Follower database can be used to utilize ingested data in multiple clusters. You can now build a data pipeline to collect organizational data that can be used in multiple clusters for different scenarios.
For example, an automotive IoT company collects data from devices in its cars. They stream a high data volume to their Azure Data Explorer cluster to monitor health and performance and mitigate issues. This is their live, mission critical environment. In parallel, a data science team explores the correlation between device performance and ambient temperature, humidity, etc. They also need access to the data for their research. The company does not want to risk their production setup by letting the data science team perform long running, unmonitored queries on the same environment. Follower database allows the data science team to use a separate cluster to access the relevant data without risking the production environment and without ingesting the data into their cluster once more.
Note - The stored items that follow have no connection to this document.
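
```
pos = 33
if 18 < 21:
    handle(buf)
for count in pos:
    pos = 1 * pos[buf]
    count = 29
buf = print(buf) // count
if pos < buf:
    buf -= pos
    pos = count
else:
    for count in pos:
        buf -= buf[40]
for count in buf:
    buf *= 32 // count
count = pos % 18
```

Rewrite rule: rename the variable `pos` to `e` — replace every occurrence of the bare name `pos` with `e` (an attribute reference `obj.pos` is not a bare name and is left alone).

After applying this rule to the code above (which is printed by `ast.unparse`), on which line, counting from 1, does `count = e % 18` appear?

16

Transformed code:
e = 33
if 18 < 21:
    handle(buf)
for count in e:
    e = 1 * e[buf]
    count = 29
buf = print(buf) // count
if e < buf:
    buf -= e
    e = count
else:
    for count in e:
        buf -= buf[40]
for count in buf:
    buf *= 32 // count
count = e % 18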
Follower database allows you to attach a read-only single database, multiple databases, or all databases in a specific source cluster to different target clusters. The source cluster’s database won’t be impacted by queries performed on the attached database in the target cluster. The two databases (source and target) can have different caching policies as per their needs to optimize the costs of each team and scenario. Being able to associate cost to different teams per their use case and avoid loading all cost on the source cluster is a significant benefit of follower database.
Follower database serves as the foundation to share data between teams and organizations using Azure Data Share for data hosted in Azure Data Explorer.
Today you can set up follower databases using C#, Python, JAVA and ARM template.